Doch nicht nur durch Sturmfluten war die Region bereits im Vorfeld der Burchardiflut geschwächt worden: Zwischen 1598 und 1603 und noch einmal 1630 hatte die Pest auf Strand gewütet und zahlreichen Bewohnern das Leben gekostet. Durch diese Epidemie fehlten Jahre lang genügend Arbeitskräfte, um die Deiche kontinuierlich und ausreichend in Stand zu halten. Zusätzlich war Strand in den Jahren 1628 und 1629 zu einem Schauplatz des Dreißigjährigen Krieges (1618-1648) geworden. Die Bewohner stellten sich in diesem Konflikt gegen die Truppen ihres Herzogs Friedrich III. von Schleswig-Holstein-Gottorf (1597-1659), um eine Einquartierung von Soldaten auf der Insel zu verhindern und um gegen die Eingriffe des Herzogs in die inseleigene Wehrverfassung zu protestieren. Im Verlauf der Kämpfe gelang es ihnen 1628 ein herzogliches Heer zurückzuschlagen, wobei sie von einer dänischen Flotte unterstützt worden waren. Ein Jahr später jedoch mussten sie sich geschlagen geben und feststellen, dass ihre Deiche und sonstigen Befestigungen erneut schwer beschädigt worden waren. Die Reparaturen gingen nur langsam voran und bereits im Sommer des Jahres 1634 – dem Jahr der Flut – soll es zu ersten gefährlichen Deichbrüchen gekommen sein.

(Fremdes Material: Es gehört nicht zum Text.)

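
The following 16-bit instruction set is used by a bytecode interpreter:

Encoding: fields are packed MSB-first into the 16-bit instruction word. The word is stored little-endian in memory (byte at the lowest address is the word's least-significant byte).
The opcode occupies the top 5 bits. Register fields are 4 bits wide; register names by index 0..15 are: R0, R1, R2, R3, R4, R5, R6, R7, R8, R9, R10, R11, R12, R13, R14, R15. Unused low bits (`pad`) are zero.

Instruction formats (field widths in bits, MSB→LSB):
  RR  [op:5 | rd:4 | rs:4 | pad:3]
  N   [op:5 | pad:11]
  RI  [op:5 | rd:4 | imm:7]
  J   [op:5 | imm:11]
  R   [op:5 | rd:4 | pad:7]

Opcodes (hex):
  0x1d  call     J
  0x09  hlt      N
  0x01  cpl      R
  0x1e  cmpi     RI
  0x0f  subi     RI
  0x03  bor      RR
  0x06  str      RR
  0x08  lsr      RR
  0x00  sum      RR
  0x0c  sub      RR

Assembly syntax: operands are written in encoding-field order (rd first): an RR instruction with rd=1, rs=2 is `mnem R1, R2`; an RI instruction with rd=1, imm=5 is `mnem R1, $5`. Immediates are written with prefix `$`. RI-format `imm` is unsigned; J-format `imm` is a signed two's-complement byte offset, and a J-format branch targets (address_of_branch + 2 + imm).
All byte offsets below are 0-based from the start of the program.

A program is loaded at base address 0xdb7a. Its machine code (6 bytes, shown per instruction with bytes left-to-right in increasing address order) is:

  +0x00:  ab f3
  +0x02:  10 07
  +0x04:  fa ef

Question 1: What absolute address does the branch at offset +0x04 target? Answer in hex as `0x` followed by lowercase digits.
0xdb7a

+0x04: fa ef ⇒ word 0xeffa (little)
  top 5b → 0x1d → call [J]
  imm: (w>>0)&0x7ff=0x7fa (s11→-6) → $-6
  target = base 0xdb7a + off 0x04 + 2 + imm -6 = 0xdb7a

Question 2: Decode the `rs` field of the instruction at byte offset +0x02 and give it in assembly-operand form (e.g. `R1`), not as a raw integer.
+0x02: 10 07 ⇒ word 0x0710 (little)
  top 5b → 0x0 → sum [RR]
  rd@[10:7]=0xe ⇒ R14
  rs@[6:3]=0x2 ⇒ R2

R2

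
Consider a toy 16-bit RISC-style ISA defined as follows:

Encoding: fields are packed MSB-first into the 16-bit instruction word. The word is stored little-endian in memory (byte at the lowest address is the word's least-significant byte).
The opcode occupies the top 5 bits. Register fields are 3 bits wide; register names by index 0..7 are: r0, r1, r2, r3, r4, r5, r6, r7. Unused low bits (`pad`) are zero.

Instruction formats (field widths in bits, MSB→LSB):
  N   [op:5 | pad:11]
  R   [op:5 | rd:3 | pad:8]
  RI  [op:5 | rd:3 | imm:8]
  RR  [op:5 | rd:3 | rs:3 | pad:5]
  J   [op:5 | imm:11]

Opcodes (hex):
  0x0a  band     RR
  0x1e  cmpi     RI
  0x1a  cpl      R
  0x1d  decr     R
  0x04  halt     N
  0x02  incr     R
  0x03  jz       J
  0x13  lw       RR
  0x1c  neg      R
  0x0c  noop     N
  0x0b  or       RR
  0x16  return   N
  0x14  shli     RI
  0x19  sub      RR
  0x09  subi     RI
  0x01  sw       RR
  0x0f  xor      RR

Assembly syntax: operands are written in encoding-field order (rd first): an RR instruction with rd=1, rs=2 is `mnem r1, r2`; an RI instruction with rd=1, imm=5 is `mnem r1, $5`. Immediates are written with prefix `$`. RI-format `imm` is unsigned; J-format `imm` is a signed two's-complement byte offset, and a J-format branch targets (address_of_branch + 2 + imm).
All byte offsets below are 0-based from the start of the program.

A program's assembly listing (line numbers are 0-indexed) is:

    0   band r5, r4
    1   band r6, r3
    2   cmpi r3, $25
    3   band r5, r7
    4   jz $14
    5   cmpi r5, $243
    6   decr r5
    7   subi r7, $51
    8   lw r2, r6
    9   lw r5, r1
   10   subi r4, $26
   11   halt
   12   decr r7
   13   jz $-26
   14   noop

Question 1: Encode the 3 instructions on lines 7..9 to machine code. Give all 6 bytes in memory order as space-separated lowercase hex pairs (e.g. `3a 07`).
line 7 (subi): pack op=0x9:5|rd=7:3|imm=51:8 = 0x4f33; little→ 33 4f
line 8 (lw): pack op=0x13:5|rd=2:3|rs=6:3|pad=0:5 = 0x9ac0; little→ c0 9a
line 9 (lw): pack op=0x13:5|rd=5:3|rs=1:3|pad=0:5 = 0x9d20; little→ 20 9d

33 4f c0 9a 20 9d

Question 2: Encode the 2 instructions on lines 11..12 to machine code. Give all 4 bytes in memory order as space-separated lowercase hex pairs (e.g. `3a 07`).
L11: halt op=0x4:5|pad=0:11 ⇒ 0x2000 ⇒ little 00 20
L12: decr op=0x1d:5|rd=7:3|pad=0:8 ⇒ 0xef00 ⇒ little 00 ef

00 20 00 ef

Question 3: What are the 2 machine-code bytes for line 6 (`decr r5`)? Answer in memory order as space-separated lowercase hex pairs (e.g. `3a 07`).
00 ed

L6: decr op=0x1d:5|rd=5:3|pad=0:8 ⇒ 0xed00 ⇒ little 00 ed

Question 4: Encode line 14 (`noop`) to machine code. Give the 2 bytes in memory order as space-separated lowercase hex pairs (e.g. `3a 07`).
00 60

14. noop fields op=0xc:5|pad=0:11 → word 6000h → 00 60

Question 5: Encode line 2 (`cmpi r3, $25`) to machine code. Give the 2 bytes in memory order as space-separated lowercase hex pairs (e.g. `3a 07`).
2. cmpi fields op=0x1e:5|rd=3:3|imm=25:8 → word f319h → 19 f3

19 f3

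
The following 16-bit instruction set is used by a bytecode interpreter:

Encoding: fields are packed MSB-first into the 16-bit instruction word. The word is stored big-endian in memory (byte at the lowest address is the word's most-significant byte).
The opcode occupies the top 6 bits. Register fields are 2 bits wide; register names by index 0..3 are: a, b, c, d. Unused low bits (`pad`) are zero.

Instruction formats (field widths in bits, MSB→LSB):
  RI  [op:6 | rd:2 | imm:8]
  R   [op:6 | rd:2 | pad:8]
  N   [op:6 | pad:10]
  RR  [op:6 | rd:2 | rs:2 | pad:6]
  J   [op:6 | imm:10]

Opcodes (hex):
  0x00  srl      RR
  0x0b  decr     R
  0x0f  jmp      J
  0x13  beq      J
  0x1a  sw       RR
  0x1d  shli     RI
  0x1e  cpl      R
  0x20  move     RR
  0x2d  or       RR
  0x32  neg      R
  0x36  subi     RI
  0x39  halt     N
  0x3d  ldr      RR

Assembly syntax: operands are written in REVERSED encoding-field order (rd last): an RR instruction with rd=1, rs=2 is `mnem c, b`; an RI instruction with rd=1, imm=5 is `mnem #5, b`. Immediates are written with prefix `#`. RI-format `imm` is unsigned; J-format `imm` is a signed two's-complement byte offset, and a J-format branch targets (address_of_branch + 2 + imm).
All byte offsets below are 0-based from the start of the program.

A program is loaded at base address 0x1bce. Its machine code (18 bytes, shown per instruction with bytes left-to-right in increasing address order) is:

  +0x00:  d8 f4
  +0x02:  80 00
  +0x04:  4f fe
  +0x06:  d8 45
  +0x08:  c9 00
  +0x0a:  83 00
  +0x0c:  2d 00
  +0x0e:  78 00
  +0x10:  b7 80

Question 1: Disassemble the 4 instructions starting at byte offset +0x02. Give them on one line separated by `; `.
move a, a; beq #-2; subi #69, a; neg b

[02] 80 00 → 0x8000
  op=0x8000>>10=0x20 ⇒ move (RR)
  rd@[9:8]=0x0 ⇒ a
  rs@[7:6]=0x0 ⇒ a
[04] 4f fe → 0x4ffe
  op=0x4ffe>>10=0x13 ⇒ beq (J)
  imm@[9:0]=0x3fe (s10→-2) ⇒ #-2
[06] d8 45 → 0xd845
  op=0xd845>>10=0x36 ⇒ subi (RI)
  rd@[9:8]=0x0 ⇒ a
  imm@[7:0]=0x45 ⇒ #69
[08] c9 00 → 0xc900
  op=0xc900>>10=0x32 ⇒ neg (R)
  rd@[9:8]=0x1 ⇒ b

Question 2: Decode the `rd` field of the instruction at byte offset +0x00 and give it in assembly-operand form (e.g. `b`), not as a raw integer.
a

@+00  big-endian(d8 f4) = 0xd8f4
  top 6b → 0x36 → subi [RI]
  [9:8] rd=0 = a
  [7:0] imm=244 = #244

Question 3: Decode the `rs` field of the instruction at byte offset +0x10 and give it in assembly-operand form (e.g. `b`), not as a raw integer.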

Am späten Abend des 11. Oktobers begann schließlich die Katastrophe, als sich ein mit orkanartigen Böen einhergehendes Sturmtief aus Südwest unvorhergesehen der Küstenregion näherte und später bei Springflut nach Nordwest drehte und Strand unmittelbar traf. Es gibt mehrere überlieferte Augenzeugenberichte der Sturmflut, die die Geschehnisse verdeutlichen. So beschreibt der niederländische Wasserbauingenieur Jan Adriaanszoon Leeghwater (1575-1650), der sich zum Zeitpunkt der Flut auf der Insel aufhielt, den Beginn folgendermaßen: „Gegen den Abend [hat] sich ein großer Sturm und Unwetter von Südwest her aus der See erhoben […] Da begann der Wind aus dem Westen so heftig zu wehen, daß kein Schlaf in unsere Augen kam. Als wir ungefähr eine Stunde auf dem Bett gelegen hatten, sagte mein Sohn zu mir „Vater, ich fühle das Wasser auf mein Angesicht tropfen“. Die Wogen sprangen am Seedeich in die Höhe auf das Dach des Hauses. Es war ganz gefährlich anzuhören. In Begleitung seines Sohnes flüchtete er daraufhin aus seinem Haus und suchte gemeinsam mit circa 40 anderen Personen Zuflucht im höher gelegenen Herrenhaus. Doch auch hier befanden sich die Flüchtenden bald in Lebensgefahr: „Der Wind drehte sich ein wenig nach Nordwesten und wehte platt gegen das Herrenhaus, so hart und steif, wie ich’s in meinem Leben nicht gesehen habe. An einer starken Tür, die an der Westseite stand, sprangen die Riegel aus dem Pfosten von den Meereswogen, so daß das Wasser das Feuer auslöschte und so hoch auf den Flur kam, daß es über meine Kniestiefel hinweglief, ungefähr 13 Fuß höher als das Maifeld des alten Landes […] Am Nordende des Herrenhauses, welches dicht am Seetief stand, spülte die Erde unter dem Haus weg […] Infolgedessen barst das Haus, die Diele und der Boden auseinander […] Es schien nicht anders als solle das Herrenhaus mit allen, die darin waren, vom Deich abspülen.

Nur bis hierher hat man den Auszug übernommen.